There’s a new book out on “chia,” Salvia hispanica, a “forgotten crop of the Aztecs.” I haven’t seen it, but it seems pretty comprehensive. There’s a review here. Chia is interesting among other reasons because although a good source of omega-3 fatty acid it doesn’t give off a “fishy” flavour.
Kenyan medicinal plant remedies documented
Catching up with some old friends in Nairobi last week I found out that one of them has been involved in preparing a really wonderful “Herbal and Nutritional Guide for Kenyan Families” for an NGO called the Trust for Indigenous Culture and Health. According to its mission statement, TICAH works “to strengthen our understanding of the positive links between cultural belief, practice, and knowledge and the attainment of health.”
Christmas in the Kenya highlands
No matter how many times I come up into the highlands of the Central Province of Kenya it never fails to surprise me how little the place looks like “Africa.” The main cash crop is tea (there is also some pyrethrum still around, but tea largely displaced it in the 50s and 60s), giving the landscape something of a south Asian vibe. Tea is grown both in large plantations and by smallholders like my mother-in-law Hilda.
Her food cropping system at Gataka (Gitiha, Githunguri, Kiambu District) on the other hand, would not be out of place in Mexico. She grows potatoes, maize, beans and pumpkins, which all go into making the staple food called “irio” — basically mashed potatoes coloured with the pumpkin leaves and encrusted with the beans and maize. Some farmers grow sweet potatoes and taro where it is warmer and wetter. There are scattered plum and pear trees in my mother-in-law’s cabbage and kale fields, which would look like Europe if not for the reddish tropical soils. She stall-feeds her six Friesian cows on maize stalks, the smaller potatoes and napier grass, although they are also let loose in a grassy paddock for a few hours a day. She has a woodlot of Australian species, mainly blue gums and black wattle, used mainly for firewood.
Hardly a cultigen of African origin among that lot: “lost crops of Africa” indeed! Of course if you dig a little deeper you do find some local plants being used. A few weedy leafy greens among the potatoes, some local trees in the small remaining patches of native forest and hedges, yams here and there perhaps. But the overall look of the agriculture surely owes more to the “Columbian exchange” and the globalizing tendencies of colonialism and missionary activity than traditional African crops. An object lesson in global interdependence in genetic resources. When I’ve pointed this out to the people here in the past the first thing they always asked me was “so what did we grow before?”.

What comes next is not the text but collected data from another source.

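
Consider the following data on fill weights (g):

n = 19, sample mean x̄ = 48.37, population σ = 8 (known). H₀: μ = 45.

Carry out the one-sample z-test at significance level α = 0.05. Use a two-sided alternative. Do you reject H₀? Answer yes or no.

SE = σ/√n = 8/√19 = 1.8353
z = (x̄−μ₀)/SE = (48.37−45)/1.8353 = 1.8362
p-value (two-sided) = 0.06633
At α=0.05: p ≥ α → fail to reject H₀

reject H₀: no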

A good question. Sorghum and finger millet instead of maize, I suppose, cowpeas for beans and yams for potatoes. No sense in going back to that wholesale, of course, but certainly more could be made of some local resources, hence the considerable — and successful — recent work on African leafy vegetables and local fruits. Actually one of my sisters-in-law did try to grow vegetable Amaranthus up here. There is a weedy type among the potatoes, but she got the seeds of a larger-leaved, erect, single-stemmed variety from her mother and sowed them in a corner of a cabbage field. Unfortunately, germination was poor and nothing much came of the experiment. We’ll see if we can source some better seeds from somewhere. Will keep you posted.
Now I’m off to Christmas dinner of roasted goat and irio. Happy holidays!
Nutrition info
According to its website, ProNUTRITION “is an information resource that supports health care providers, community health workers, policy makers, and program managers with current, relevant, and practical knowledge and tools for decision-making.” There’s a discussion group on nutrition and HIV/AIDS and lots of documents.
New vegetables for Africa
The World Vegetable Center has announced a grant of US$ 12 million from the Bill and Melinda Gates Foundation to produce new varieties of vegetable adapted to Africa and to boost the production of vegetable seed in the region. The release points out that vegetables represent a good route to better health, through better nutrition, and better incomes. It says that “African vegetable production continues to rely on old or imported European varieties which are often unsuited to the disease and climatic stresses encountered in Africa. The project will deliver 150 new vegetable varieties in cooperation with African seed companies.” My questions:
- Will these new vegetable varieties be of the same old vegetables?
- Will any of the “Lost Vegetables of Africa” be involved?
- Will they be diverse enough to at least slow the evolution of pests and diseases?
- Will the poorest farmers be able to afford seeds from commercial companies?